Eine einfache Anleitung zum Bone Ridge Split Kit
Das ESSET-Kit verstehen: Kernkomponenten und Designphilosophie
Was das ESSET-Kit so besonders macht
Der Es wäre Kit. ist ein umfassendes System zur Kieferkammspaltung und Knochenexpansion, das speziell für schmale Alveolarkämme entwickelt wurde. Sein Name – Easy Safe Stable Expanding and Tapping – spiegelt die zentrale Designphilosophie wider: Einfachheit, Sicherheit, Stabilität und effiziente Knochenexpansion durch eine kontrollierte Bohrsequenz.
Das markanteste Merkmal des Es wäre Kit. Die Vermeidung von Meißeln und Hämmern ist ein wesentlicher Vorteil. Konventionelle Techniken zur Kieferkammspaltung erfordern oft Schlaginstrumente, die mechanische Kräfte auf den Schädel des Patienten übertragen, was von vielen Patienten schlecht toleriert wird. In der Fachliteratur werden postoperative Komplikationen wie Gehirnerschütterungen und gutartiger paroxysmaler Schwindel beschrieben, die mehrere Wochen anhalten können. Es wäre Kit. Diese Probleme werden durch den Einsatz motorisierter Bohrmaschinen und einer schrittweisen Expansionssequenz vollständig vermieden.



Hauptbestandteile des ESSET-Kits
Der Es wäre Kit. enthält folgende wesentliche Instrumente:
Kammentferner (7,0 mm Durchmesser): Ein runder Schneidkantenbohrer, der dazu dient, den scharfen Alveolarkamm abzuflachen und ein stabiles Knochenplateau für die nachfolgenden Bohrschritte zu schaffen.

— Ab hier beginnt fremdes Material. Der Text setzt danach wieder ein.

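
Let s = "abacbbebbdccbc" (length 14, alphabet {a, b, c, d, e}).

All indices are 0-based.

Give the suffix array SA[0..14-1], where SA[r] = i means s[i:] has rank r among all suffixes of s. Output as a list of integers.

[0, 2, 1, 7, 4, 12, 8, 5, 13, 3, 11, 10, 9, 6]

sorted suffixes:
  #0 SA[0]=0  'abacbbebbdccbc'
  #1 SA[1]=2  'acbbebbdccbc'
  #2 SA[2]=1  'bacbbebbdccbc'
  #3 SA[3]=7  'bbdccbc'
  #4 SA[4]=4  'bbebbdccbc'
  #5 SA[5]=12  'bc'
  #6 SA[6]=8  'bdccbc'
  #7 SA[7]=5  'bebbdccbc'
  #8 SA[8]=13  'c'
  #9 SA[9]=3  'cbbebbdccbc'
  #10 SA[10]=11  'cbc'
  #11 SA[11]=10  'ccbc'
  #12 SA[12]=9  'dccbc'
  #13 SA[13]=6  'ebbdccbc'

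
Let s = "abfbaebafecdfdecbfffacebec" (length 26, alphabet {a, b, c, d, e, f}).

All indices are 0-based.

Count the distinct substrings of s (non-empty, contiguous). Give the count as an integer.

sorted suffixes:
  #0 SA[0]=0  'abfbaebafecdfdecbfffacebec'
  #1 SA[1]=20  'acebec'
  #2 SA[2]=4  'aebafecdfdecbfffacebec'
  #3 SA[3]=7  'afecdfdecbfffacebec'
  #4 SA[4]=3  'baebafecdfdecbfffacebec'
  #5 SA[5]=6  'bafecdfdecbfffacebec'
  #6 SA[6]=23  'bec'
  #7 SA[7]=1  'bfbaebafecdfdecbfffacebec'
  #8 SA[8]=16  'bfffacebec'
  #9 SA[9]=25  'c'
  #10 SA[10]=15  'cbfffacebec'
  #11 SA[11]=10  'cdfdecbfffacebec'
  #12 SA[12]=21  'cebec'
  #13 SA[13]=13  'decbfffacebec'
  #14 SA[14]=11  'dfdecbfffacebec'
  #15 SA[15]=5  'ebafecdfdecbfffacebec'
  #16 SA[16]=22  'ebec'
  #17 SA[17]=24  'ec'
  #18 SA[18]=14  'ecbfffacebec'
  #19 SA[19]=9  'ecdfdecbfffacebec'
  #20 SA[20]=19  'facebec'
  #21 SA[21]=2  'fbaebafecdfdecbfffacebec'
  #22 SA[22]=12  'fdecbfffacebec'
  #23 SA[23]=8  'fecdfdecbfffacebec'
  #24 SA[24]=18  'ffacebec'
  #25 SA[25]=17  'fffacebec'

SA = [0, 20, 4, 7, 3, 6, 23, 1, 16, 25, 15, 10, 21, 13, 11, 5, 22, 24, 14, 9, 19, 2, 12, 8, 18, 17]
i: (SA[i-1],SA[i]) lcp shared
  1: (0,20) 1 'a'
  2: (20,4) 1 'a'
  3: (4,7) 1 'a'
  4: (7,3) 0 ''
  5: (3,6) 2 'ba'
  6: (6,23) 1 'b'
  7: (23,1) 1 'b'
  8: (1,16) 2 'bf'
  9: (16,25) 0 ''
  10: (25,15) 1 'c'
  11: (15,10) 1 'c'
  12: (10,21) 1 'c'
  13: (21,13) 0 ''
  14: (13,11) 1 'd'
  15: (11,5) 0 ''
  16: (5,22) 2 'eb'
  17: (22,24) 1 'e'
  18: (24,14) 2 'ec'
  19: (14,9) 2 'ec'
  20: (9,19) 0 ''
  21: (19,2) 1 'f'
  22: (2,12) 1 'f'
  23: (12,8) 1 'f'
  24: (8,18) 1 'f'
  25: (18,17) 2 'ff'

n(n+1)/2 = 26·27/2 = 351
Σ LCP = 0 + 1 + 1 + 1 + 0 + 2 + 1 + 1 + 2 + 0 + 1 + 1 + 1 + 0 + 1 + 0 + 2 + 1 + 2 + 2 + 0 + 1 + 1 + 1 + 1 + 2 = 26
distinct = 351 − 26 = 325

325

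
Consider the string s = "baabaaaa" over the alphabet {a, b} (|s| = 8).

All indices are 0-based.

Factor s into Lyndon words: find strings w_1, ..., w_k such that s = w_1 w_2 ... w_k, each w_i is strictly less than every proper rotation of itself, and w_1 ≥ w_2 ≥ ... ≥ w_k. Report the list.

["b", "aab", "a", "a", "a", "a"]

emit factor 1: 'b' (i=0, period=1)
emit factor 2: 'aab' (i=1, period=3)
emit factor 3: 'a' (i=4, period=1)
emit factor 4: 'a' (i=5, period=1)
emit factor 5: 'a' (i=6, period=1)
emit factor 6: 'a' (i=7, period=1)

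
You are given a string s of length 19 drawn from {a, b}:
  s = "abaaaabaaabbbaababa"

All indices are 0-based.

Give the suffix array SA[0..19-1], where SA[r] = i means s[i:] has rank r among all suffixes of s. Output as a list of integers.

sorted suffixes:
  #0 SA[0]=18  'a'
  #1 SA[1]=2  'aaaabaaabbbaababa'
  #2 SA[2]=3  'aaabaaabbbaababa'
  #3 SA[3]=7  'aaabbbaababa'
  #4 SA[4]=4  'aabaaabbbaababa'
  #5 SA[5]=13  'aababa'
  #6 SA[6]=8  'aabbbaababa'
  #7 SA[7]=16  'aba'
  #8 SA[8]=0  'abaaaabaaabbbaababa'
  #9 SA[9]=5  'abaaabbbaababa'
  #10 SA[10]=14  'ababa'
  #11 SA[11]=9  'abbbaababa'
  #12 SA[12]=17  'ba'
  #13 SA[13]=1  'baaaabaaabbbaababa'
  #14 SA[14]=6  'baaabbbaababa'
  #15 SA[15]=12  'baababa'
  #16 SA[16]=15  'baba'
  #17 SA[17]=11  'bbaababa'
  #18 SA[18]=10  'bbbaababa'

[18, 2, 3, 7, 4, 13, 8, 16, 0, 5, 14, 9, 17, 1, 6, 12, 15, 11, 10]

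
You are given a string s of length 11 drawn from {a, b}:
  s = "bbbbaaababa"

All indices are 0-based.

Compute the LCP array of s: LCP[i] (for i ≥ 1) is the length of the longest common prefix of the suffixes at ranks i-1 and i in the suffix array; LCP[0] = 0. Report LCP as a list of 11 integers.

sorted suffixes:
  #0 SA[0]=10  'a'
  #1 SA[1]=4  'aaababa'
  #2 SA[2]=5  'aababa'
  #3 SA[3]=8  'aba'
  #4 SA[4]=6  'ababa'
  #5 SA[5]=9  'ba'
  #6 SA[6]=3  'baaababa'
  #7 SA[7]=7  'baba'
  #8 SA[8]=2  'bbaaababa'
  #9 SA[9]=1  'bbbaaababa'
  #10 SA[10]=0  'bbbbaaababa'

SA = [10, 4, 5, 8, 6, 9, 3, 7, 2, 1, 0]
rank  pair      lcp
   1  s[10:],s[4:]  1  'a'
   2  s[4:],s[5:]  2  'aa'
   3  s[5:],s[8:]  1  'a'
   4  s[8:],s[6:]  3  'aba'
   5  s[6:],s[9:]  0  ''
   6  s[9:],s[3:]  2  'ba'
   7  s[3:],s[7:]  2  'ba'
   8  s[7:],s[2:]  1  'b'
   9  s[2:],s[1:]  2  'bb'
  10  s[1:],s[0:]  3  'bbb'

[0, 1, 2, 1, 3, 0, 2, 2, 1, 2, 3]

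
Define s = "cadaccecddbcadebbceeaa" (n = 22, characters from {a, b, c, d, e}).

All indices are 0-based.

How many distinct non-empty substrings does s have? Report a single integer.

231

sorted suffixes:
  #0 SA[0]=21  'a'
  #1 SA[1]=20  'aa'
  #2 SA[2]=3  'accecddbcadebbceeaa'
  #3 SA[3]=1  'adaccecddbcadebbceeaa'
  #4 SA[4]=12  'adebbceeaa'
  #5 SA[5]=15  'bbceeaa'
  #6 SA[6]=10  'bcadebbceeaa'
  #7 SA[7]=16  'bceeaa'
  #8 SA[8]=0  'cadaccecddbcadebbceeaa'
  #9 SA[9]=11  'cadebbceeaa'
  #10 SA[10]=4  'ccecddbcadebbceeaa'
  #11 SA[11]=7  'cddbcadebbceeaa'
  #12 SA[12]=5  'cecddbcadebbceeaa'
  #13 SA[13]=17  'ceeaa'
  #14 SA[14]=2  'daccecddbcadebbceeaa'
  #15 SA[15]=9  'dbcadebbceeaa'
  #16 SA[16]=8  'ddbcadebbceeaa'
  #17 SA[17]=13  'debbceeaa'
  #18 SA[18]=19  'eaa'
  #19 SA[19]=14  'ebbceeaa'
  #20 SA[20]=6  'ecddbcadebbceeaa'
  #21 SA[21]=18  'eeaa'

SA = [21, 20, 3, 1, 12, 15, 10, 16, 0, 11, 4, 7, 5, 17, 2, 9, 8, 13, 19, 14, 6, 18]
[i] adj suffixes → lcp
  [1] 21/20 → 1 ('a')
  [2] 20/3 → 1 ('a')
  [3] 3/1 → 1 ('a')
  [4] 1/12 → 2 ('ad')
  [5] 12/15 → 0 ('')
  [6] 15/10 → 1 ('b')
  [7] 10/16 → 2 ('bc')
  [8] 16/0 → 0 ('')
  [9] 0/11 → 3 ('cad')
  [10] 11/4 → 1 ('c')
  [11] 4/7 → 1 ('c')
  [12] 7/5 → 1 ('c')
  [13] 5/17 → 2 ('ce')
  [14] 17/2 → 0 ('')
  [15] 2/9 → 1 ('d')
  [16] 9/8 → 1 ('d')
  [17] 8/13 → 1 ('d')
  [18] 13/19 → 0 ('')
  [19] 19/14 → 1 ('e')
  [20] 14/6 → 1 ('e')
  [21] 6/18 → 1 ('e')

n(n+1)/2 = 22·23/2 = 253
Σ LCP = 0 + 1 + 1 + 1 + 2 + 0 + 1 + 2 + 0 + 3 + 1 + 1 + 1 + 2 + 0 + 1 + 1 + 1 + 0 + 1 + 1 + 1 = 22
distinct = 253 − 22 = 231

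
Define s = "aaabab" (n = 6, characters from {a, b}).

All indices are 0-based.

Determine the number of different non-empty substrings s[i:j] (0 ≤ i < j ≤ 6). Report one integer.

15

sorted suffixes:
  #0 SA[0]=0  'aaabab'
  #1 SA[1]=1  'aabab'
  #2 SA[2]=4  'ab'
  #3 SA[3]=2  'abab'
  #4 SA[4]=5  'b'
  #5 SA[5]=3  'bab'

SA = [0, 1, 4, 2, 5, 3]
rank  pair      lcp
   1  s[0:],s[1:]  2  'aa'
   2  s[1:],s[4:]  1  'a'
   3  s[4:],s[2:]  2  'ab'
   4  s[2:],s[5:]  0  ''
   5  s[5:],s[3:]  1  'b'

n(n+1)/2 = 6·7/2 = 21
Σ LCP = 0 + 2 + 1 + 2 + 0 + 1 = 6
distinct = 21 − 6 = 15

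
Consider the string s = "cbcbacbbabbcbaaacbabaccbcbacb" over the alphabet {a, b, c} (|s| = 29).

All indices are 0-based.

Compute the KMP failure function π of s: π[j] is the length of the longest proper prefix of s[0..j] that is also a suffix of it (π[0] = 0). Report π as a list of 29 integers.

[0, 0, 1, 2, 0, 1, 2, 0, 0, 0, 0, 1, 2, 0, 0, 0, 1, 2, 0, 0, 0, 1, 1, 2, 3, 4, 5, 6, 7]

π[0] = 0
j=1 s[j]='b': π[1]=0 (border '')
j=2 s[j]='c': π[2]=1 (border 'c')
j=3 s[j]='b': π[3]=2 (border 'cb')
j=4 s[j]='a': k: 2→0; π[4]=0 (border '')
j=5 s[j]='c': π[5]=1 (border 'c')
j=6 s[j]='b': π[6]=2 (border 'cb')
j=7 s[j]='b': k: 2→0; π[7]=0 (border '')
j=8 s[j]='a': π[8]=0 (border '')
j=9 s[j]='b': π[9]=0 (border '')
j=10 s[j]='b': π[10]=0 (border '')
j=11 s[j]='c': π[11]=1 (border 'c')
j=12 s[j]='b': π[12]=2 (border 'cb')
j=13 s[j]='a': k: 2→0; π[13]=0 (border '')
j=14 s[j]='a': π[14]=0 (border '')
j=15 s[j]='a': π[15]=0 (border '')
j=16 s[j]='c': π[16]=1 (border 'c')
j=17 s[j]='b': π[17]=2 (border 'cb')
j=18 s[j]='a': k: 2→0; π[18]=0 (border '')
j=19 s[j]='b': π[19]=0 (border '')
j=20 s[j]='a': π[20]=0 (border '')
j=21 s[j]='c': π[21]=1 (border 'c')
j=22 s[j]='c': k: 1→0; π[22]=1 (border 'c')
j=23 s[j]='b': π[23]=2 (border 'cb')
j=24 s[j]='c': π[24]=3 (border 'cbc')
j=25 s[j]='b': π[25]=4 (border 'cbcb')
j=26 s[j]='a': π[26]=5 (border 'cbcba')
j=27 s[j]='c': π[27]=6 (border 'cbcbac')
j=28 s[j]='b': π[28]=7 (border 'cbcbacb')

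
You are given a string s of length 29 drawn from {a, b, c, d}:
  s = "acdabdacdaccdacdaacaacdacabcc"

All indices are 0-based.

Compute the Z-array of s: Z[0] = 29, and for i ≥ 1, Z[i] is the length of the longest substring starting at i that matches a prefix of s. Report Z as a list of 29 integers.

Z[0]=29
i=1: i≥r, start 0; Z[1]=0
i=2: i≥r, start 0; Z[2]=0
i=3: i≥r, start 0; Z[3]=1 grow→box=[3,4)
i=4: i≥r, start 0; Z[4]=0
i=5: i≥r, start 0; Z[5]=0
i=6: i≥r, start 0; Z[6]=4 grow→box=[6,10)
i=7: min(r-i=3, Z[1]=0)=0; Z[7]=0
i=8: min(r-i=2, Z[2]=0)=0; Z[8]=0
i=9: min(r-i=1, Z[3]=1)=1; Z[9]=2 grow→box=[9,11)
i=10: min(r-i=1, Z[1]=0)=0; Z[10]=0
i=11: i≥r, start 0; Z[11]=0
i=12: i≥r, start 0; Z[12]=0
i=13: i≥r, start 0; Z[13]=4 grow→box=[13,17)
i=14: min(r-i=3, Z[1]=0)=0; Z[14]=0
i=15: min(r-i=2, Z[2]=0)=0; Z[15]=0
i=16: min(r-i=1, Z[3]=1)=1; Z[16]=1
i=17: i≥r, start 0; Z[17]=2 grow→box=[17,19)
i=18: min(r-i=1, Z[1]=0)=0; Z[18]=0
i=19: i≥r, start 0; Z[19]=1 grow→box=[19,20)
i=20: i≥r, start 0; Z[20]=4 grow→box=[20,24)
i=21: min(r-i=3, Z[1]=0)=0; Z[21]=0
i=22: min(r-i=2, Z[2]=0)=0; Z[22]=0
i=23: min(r-i=1, Z[3]=1)=1; Z[23]=2 grow→box=[23,25)
i=24: min(r-i=1, Z[1]=0)=0; Z[24]=0
i=25: i≥r, start 0; Z[25]=1 grow→box=[25,26)
i=26: i≥r, start 0; Z[26]=0
i=27: i≥r, start 0; Z[27]=0
i=28: i≥r, start 0; Z[28]=0

[29, 0, 0, 1, 0, 0, 4, 0, 0, 2, 0, 0, 0, 4, 0, 0, 1, 2, 0, 1, 4, 0, 0, 2, 0, 1, 0, 0, 0]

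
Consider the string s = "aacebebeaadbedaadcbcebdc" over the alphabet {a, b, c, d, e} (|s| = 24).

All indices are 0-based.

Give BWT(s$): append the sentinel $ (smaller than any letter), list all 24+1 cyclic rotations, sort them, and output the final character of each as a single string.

rank  rotation                   last
    0  $aacebebeaadbedaadcbcebdc  c
    1  aacebebeaadbedaadcbcebdc$  $
    2  aadbedaadcbcebdc$aacebebe  e
    3  aadcbcebdc$aacebebeaadbed  d
    4  acebebeaadbedaadcbcebdc$a  a
    5  adbedaadcbcebdc$aacebebea  a
    6  adcbcebdc$aacebebeaadbeda  a
    7  bcebdc$aacebebeaadbedaadc  c
    8  bdc$aacebebeaadbedaadcbce  e
    9  beaadbedaadcbcebdc$aacebe  e
   10  bebeaadbedaadcbcebdc$aace  e
   11  bedaadcbcebdc$aacebebeaad  d
   12  c$aacebebeaadbedaadcbcebd  d
   13  cbcebdc$aacebebeaadbedaad  d
   14  cebdc$aacebebeaadbedaadcb  b
   15  cebebeaadbedaadcbcebdc$aa  a
   16  daadcbcebdc$aacebebeaadbe  e
   17  dbedaadcbcebdc$aacebebeaa  a
   18  dc$aacebebeaadbedaadcbceb  b
   19  dcbcebdc$aacebebeaadbedaa  a
   20  eaadbedaadcbcebdc$aacebeb  b
   21  ebdc$aacebebeaadbedaadcbc  c
   22  ebeaadbedaadcbcebdc$aaceb  b
   23  ebebeaadbedaadcbcebdc$aac  c
   24  edaadcbcebdc$aacebebeaadb  b

c$edaaaceeedddbaeababcbcb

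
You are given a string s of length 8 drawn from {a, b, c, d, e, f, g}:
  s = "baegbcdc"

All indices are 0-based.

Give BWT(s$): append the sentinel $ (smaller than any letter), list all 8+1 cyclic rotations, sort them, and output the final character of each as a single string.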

Übung zur Erstpositionierung (Drehübung): Dient zum Markieren und Vorbereiten des Pilotlochs an jeder vorgesehenen Implantationsstelle.
Knochensägen (7,0 mm, 10,0 mm, 13,0 mm): Vertikale und horizontale Schneidinstrumente zum Spalten des Alveolarkamms über seine gesamte Länge.
Aufweitbohrer (auch bekannt als Formbohrer oder konische Aufweitbohrer)Vier konische Bohrer in sequenziell abgestuften Größen – 1,6/2,8 mm, 2,2/3,6 mm, 2,7/4,1 mm und 3,1/4,5 mm –, die den gespaltenen Knochen durch eine selbstschneidende Bewegung schrittweise erweitern und so das Risiko einer Fraktur der bukkalen Platte minimieren.
Montageverlängerung und DrehmomentschlüsselZubehör für die manuelle Drehmomentanwendung bei hohem Widerstand.
Die Wissenschaft hinter der ESSET-Technik
Die ESSET-Technik nutzt die viskoelastischen Eigenschaften des Knochengewebes. Durch die Spaltung und schrittweise Erweiterung des Alveolarkamms mit konischen Expansionsbohrern erfährt der Knochen eine kontrollierte Verformung innerhalb seiner Elastizitätsgrenzen. Der expandierte Knochen versucht anschließend, in seine ursprüngliche Form zurückzukehren, wodurch eine zirkuläre Kompression um den Implantatkörper herum entsteht. Diese elastische Rückstellkraft führt zu einer außergewöhnlich hohen Primärstabilität, die oft mit derjenigen von natürlichem Knochen ausreichender Breite vergleichbar ist oder diese sogar übertrifft.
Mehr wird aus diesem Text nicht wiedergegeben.